The fried rice dishes are even more comfort-food-y than the Pad Thai, with an emphasis on the fried. The beef in one companion’s Kow Pad was super-soft, with, unfortunately, an overreliance on onions. I would never have thought to try Pineapple Fried Rice, but it was just fine except for the pineapple.
In Pad Khing (ginger sauce), I wish the ginger had been in the sauce, rather than appearing as a sudden surprise in selected bites. In the non-ginger bites, the dish is not really distinguishable from many of the other pad dishes that combine meat, assorted veggies and “brown sauce.”
I enjoyed Spicy Eggplant in a basil brown sauce; however, I enjoy eggplant in just about anything. In hindsight, I might have asked to skip the meat in the dish in favor of more eggplant.
A companion ordered Yum Neau — spicy, chewy grilled steak strips over lettuce and celery. The ingredients didn’t integrate and the contrast didn’t work. The two aspects of the salad seemed to wish they were elsewhere.
In his Tom Yum soup, on the other hand, the integration was overly complete. Instead of hot-and-sour, it was one hot-sour flavor, with too few shrimp. Call me picky, but for any cuisine to achieve world-class status, you want to taste the separate ingredients and know what each does for the dish.
About a sweet-and-sour Preaw Warn that another companion requested, the less said the better. Perhaps “tomatoes and pineapples” and “neon red-orange” is enough.
I didn’t check out New Bangkok’s Mongolian barbecue. It offers nine sauces including teriyaki, sweet and sour, olive oil, and barbecue.
Fun for the younger set are bubble drinks — smoothies with a handful of soft and chewy boiled tapioca pearls that you slurp up through a special wide straw. Strawberry, watermelon, coconut, taro, green tea and black milk tea are bubble drink flavor options.

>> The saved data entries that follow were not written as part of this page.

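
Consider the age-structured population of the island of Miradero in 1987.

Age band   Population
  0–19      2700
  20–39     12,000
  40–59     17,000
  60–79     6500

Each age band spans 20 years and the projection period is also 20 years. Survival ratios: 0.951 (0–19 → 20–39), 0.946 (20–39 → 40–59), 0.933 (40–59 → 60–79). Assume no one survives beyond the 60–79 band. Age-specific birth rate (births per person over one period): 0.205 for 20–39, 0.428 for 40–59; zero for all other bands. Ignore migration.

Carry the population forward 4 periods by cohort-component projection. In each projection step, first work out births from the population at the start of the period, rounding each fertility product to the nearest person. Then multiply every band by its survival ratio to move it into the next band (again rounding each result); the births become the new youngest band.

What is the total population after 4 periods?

— Period 1 —
Births: 12000 × 0.205 = 2460  |  17000 × 0.428 = 7276 — total 9736
20–39: 2700 × 0.951 = 2568
40–59: 12000 × 0.946 = 11352
60–79: 17000 × 0.933 = 15861
Population now: 0–19=9736, 20–39=2568, 40–59=11352, 60–79=15861
— Period 2 —
Births: 2568 × 0.205 = 526  |  11352 × 0.428 = 4859 — total 5385
20–39: 9736 × 0.951 = 9259
40–59: 2568 × 0.946 = 2429
60–79: 11352 × 0.933 = 10591
Population now: 0–19=5385, 20–39=9259, 40–59=2429, 60–79=10591
— Period 3 —
Births: 9259 × 0.205 = 1898  |  2429 × 0.428 = 1040 — total 2938
20–39: 5385 × 0.951 = 5121
40–59: 9259 × 0.946 = 8759
60–79: 2429 × 0.933 = 2266
Population now: 0–19=2938, 20–39=5121, 40–59=8759, 60–79=2266
— Period 4 —
Births: 5121 × 0.205 = 1050  |  8759 × 0.428 = 3749 — total 4799
20–39: 2938 × 0.951 = 2794
40–59: 5121 × 0.946 = 4844
60–79: 8759 × 0.933 = 8172
Population now: 0–19=4799, 20–39=2794, 40–59=4844, 60–79=8172
Total after period 4: 4799 + 2794 + 4844 + 8172 = 20609

20609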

I finished off with banana cake, which is rice steamed with coconut milk and wrapped in a banana leaf: hot, sweet and bland — more comfort food.
The place was packed on a Saturday night, and service was consequently very slow. On a Sunday afternoon, service was very quick.
New Bangkok is open every day (dinner only on weekends). Some seafood dishes, and frog legs, are served only at dinnertime. No alcohol.